Latest revision as of 20:53, 17 February 2021

qīshí ma | 70码

“I was only going 70!” (source unknown)
Vigil for Tan Zhuo at the scene of his death (Guangzhou Daily)

Speed at which the Hangzhou police first reported a young man’s sports car was moving when he ran over a pedestrian in May 2009; crux of netizen outrage about the incident.

On May 7, 2009, Hu Bin, driving a Mitsubishi sports car, ran over Tan Zhuo as he was crossing the street at a crosswalk in Hangzhou. In the police report, officers wrote that Hu’s car was moving at “about 70 kph” (43 mph), but onlookers believed the car had been traveling at least 100 kph (62 mph). Additionally, the driver of the car was a member of the rich second generation, while the victim was a young college student from a working class family.
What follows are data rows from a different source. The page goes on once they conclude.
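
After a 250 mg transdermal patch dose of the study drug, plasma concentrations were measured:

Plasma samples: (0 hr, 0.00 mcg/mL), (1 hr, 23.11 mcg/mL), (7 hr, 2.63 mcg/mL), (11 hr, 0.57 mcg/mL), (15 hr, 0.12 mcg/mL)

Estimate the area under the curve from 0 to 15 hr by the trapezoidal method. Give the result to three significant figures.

Trapezoidal AUC_0→15:
  [0→1]: (0.00+23.11)/2 × 1 = 11.555
  [1→7]: (23.11+2.63)/2 × 6 = 77.22
  [7→11]: (2.63+0.57)/2 × 4 = 6.4
  [11→15]: (0.57+0.12)/2 × 4 = 1.38
  Sum = 96.555 mcg/mL·hr

AUC = 96.6 mcg/mL·hr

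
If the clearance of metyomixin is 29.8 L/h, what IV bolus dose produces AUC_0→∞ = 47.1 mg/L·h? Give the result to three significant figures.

Dose_iv = CL × AUC_0→∞
     = 29.8 × 47.1 = 1403.58 mg

Dose = 1400 mg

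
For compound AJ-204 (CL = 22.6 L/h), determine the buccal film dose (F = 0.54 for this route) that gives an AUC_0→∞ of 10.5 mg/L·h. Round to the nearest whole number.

Dose = CL × AUC_0→∞ / F
     = 22.6 × 10.5 / 0.54 = 439.444 mg

Dose = 439 mg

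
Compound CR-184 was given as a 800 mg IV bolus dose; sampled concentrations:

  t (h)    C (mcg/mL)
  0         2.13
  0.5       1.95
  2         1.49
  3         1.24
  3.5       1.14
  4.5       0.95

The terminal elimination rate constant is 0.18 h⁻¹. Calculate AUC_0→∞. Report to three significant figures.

Trapezoidal AUC_0→4.5:
  [0→0.5]: (2.13+1.95)/2 × 0.5 = 1.02
  [0.5→2]: (1.95+1.49)/2 × 1.5 = 2.58
  [2→3]: (1.49+1.24)/2 × 1 = 1.365
  [3→3.5]: (1.24+1.14)/2 × 0.5 = 0.595
  [3.5→4.5]: (1.14+0.95)/2 × 1 = 1.045
  Sum = 6.605 mcg/mL·h
Extrapolated tail: C_last / k_e = 0.95 / 0.18 = 5.278
AUC_0→∞ = 6.605 + 5.278 = 11.883 mcg/mL·h

AUC = 11.9 mcg/mL·h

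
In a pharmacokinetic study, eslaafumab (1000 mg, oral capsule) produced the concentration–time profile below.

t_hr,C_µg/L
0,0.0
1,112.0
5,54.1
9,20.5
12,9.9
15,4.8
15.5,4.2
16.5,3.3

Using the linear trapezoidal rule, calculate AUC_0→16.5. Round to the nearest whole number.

AUC = 611 µg/L·hr

Trapezoidal AUC_0→16.5:
  [0→1]: (0.0+112.0)/2 × 1 = 56.0
  [1→5]: (112.0+54.1)/2 × 4 = 332.2
  [5→9]: (54.1+20.5)/2 × 4 = 149.2
  [9→12]: (20.5+9.9)/2 × 3 = 45.6
  [12→15]: (9.9+4.8)/2 × 3 = 22.05
  [15→15.5]: (4.8+4.2)/2 × 0.5 = 2.25
  [15.5→16.5]: (4.2+3.3)/2 × 1 = 3.75
  Sum = 611.05 µg/L·hr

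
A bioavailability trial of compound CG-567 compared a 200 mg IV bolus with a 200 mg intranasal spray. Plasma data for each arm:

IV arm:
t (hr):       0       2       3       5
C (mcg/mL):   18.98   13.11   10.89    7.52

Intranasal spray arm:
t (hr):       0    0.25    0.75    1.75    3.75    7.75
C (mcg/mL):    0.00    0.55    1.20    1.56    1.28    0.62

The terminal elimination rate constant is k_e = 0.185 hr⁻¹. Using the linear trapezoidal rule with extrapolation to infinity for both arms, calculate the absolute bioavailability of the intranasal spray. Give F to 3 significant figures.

Trapezoidal AUC_0→5 (IV):
  [0→2]: (18.98+13.11)/2 × 2 = 32.09
  [2→3]: (13.11+10.89)/2 × 1 = 12.0
  [3→5]: (10.89+7.52)/2 × 2 = 18.41
  Sum = 62.5 mcg/mL·hr
IV tail: 7.52/0.185 = 40.649; AUC_iv,0→∞ = 62.5 + 40.649 = 103.149 mcg/mL·hr
Trapezoidal AUC_0→7.75 (intranasal spray):
  [0→0.25]: (0.00+0.55)/2 × 0.25 = 0.06875
  [0.25→0.75]: (0.55+1.20)/2 × 0.5 = 0.4375
  [0.75→1.75]: (1.20+1.56)/2 × 1 = 1.38
  [1.75→3.75]: (1.56+1.28)/2 × 2 = 2.84
  [3.75→7.75]: (1.28+0.62)/2 × 4 = 3.8
  Sum = 8.52625 mcg/mL·hr
intranasal spray tail: 0.62/0.185 = 3.351; AUC_ev,0→∞ = 8.52625 + 3.351 = 11.87725 mcg/mL·hr
F = (AUC_ev/D_ev)/(AUC_iv/D_iv) = (11.87725/200)/(103.149/200) = 0.05938625/0.515745 = 0.1151

F = 0.115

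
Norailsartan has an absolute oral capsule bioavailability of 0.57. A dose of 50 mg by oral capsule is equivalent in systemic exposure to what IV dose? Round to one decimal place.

Systemic exposure from an extravascular dose = F × D_ev, so the equivalent IV dose is F × D_ev.
D_iv = F × D_ev = 0.57 × 50 = 28.5 mg

D_iv = 28.5 mg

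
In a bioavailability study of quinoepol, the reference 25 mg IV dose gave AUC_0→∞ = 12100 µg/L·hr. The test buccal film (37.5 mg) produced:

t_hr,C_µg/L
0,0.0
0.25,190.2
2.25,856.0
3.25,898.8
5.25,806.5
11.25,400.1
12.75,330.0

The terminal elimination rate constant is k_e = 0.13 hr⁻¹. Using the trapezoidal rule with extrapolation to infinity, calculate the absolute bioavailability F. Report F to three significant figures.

Trapezoidal AUC_0→12.75 (buccal film):
  [0→0.25]: (0.0+190.2)/2 × 0.25 = 23.775
  [0.25→2.25]: (190.2+856.0)/2 × 2 = 1046.2
  [2.25→3.25]: (856.0+898.8)/2 × 1 = 877.4
  [3.25→5.25]: (898.8+806.5)/2 × 2 = 1705.3
  [5.25→11.25]: (806.5+400.1)/2 × 6 = 3619.8
  [11.25→12.75]: (400.1+330.0)/2 × 1.5 = 547.575
  Sum = 7820.05 µg/L·hr
Tail: C_last/k_e = 330.0/0.13 = 2538.462
AUC_0→∞ (buccal film) = 7820.05 + 2538.462 = 10358.512 µg/L·hr
F = (AUC_ev/D_ev)/(AUC_iv/D_iv) = (10358.512/37.5)/(12100/25) = 276.227/484 = 0.5707

F = 0.571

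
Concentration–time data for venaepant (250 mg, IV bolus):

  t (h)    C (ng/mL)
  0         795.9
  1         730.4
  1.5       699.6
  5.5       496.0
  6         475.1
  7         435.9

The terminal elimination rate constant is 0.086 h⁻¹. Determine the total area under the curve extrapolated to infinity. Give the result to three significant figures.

Trapezoidal AUC_0→7:
  [0→1]: (795.9+730.4)/2 × 1 = 763.15
  [1→1.5]: (730.4+699.6)/2 × 0.5 = 357.5
  [1.5→5.5]: (699.6+496.0)/2 × 4 = 2391.2
  [5.5→6]: (496.0+475.1)/2 × 0.5 = 242.775
  [6→7]: (475.1+435.9)/2 × 1 = 455.5
  Sum = 4210.125 ng/mL·h
Extrapolated tail: C_last / k_e = 435.9 / 0.086 = 5068.605
AUC_0→∞ = 4210.125 + 5068.605 = 9278.73 ng/mL·h

AUC = 9280 ng/mL·h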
This led netizens to suspect that the driver’s wealth influenced the police report, and prompted them to let loose their built-up resentment towards those who use their wealth and government connections for personal gain.

Perhaps because of the public outcry or the circumstances of the accident (the collision sent Tan Zhuo flying five meters [16.5 feet] high and 20 meters [65.5 feet] forward), the police department changed its estimate of Hu Bin’s speed to 100 kph, prosecuted him for the traffic accident, and sentenced him to a three-year jail term.

The event is parodied in the viral video “War of Internet Addiction,” in which the speedometer of one character’s motorcycle is designed to never display a speed higher than 70 kph. This incident also inspired netizens to add the horse of deception to the pantheon of mythical creatures.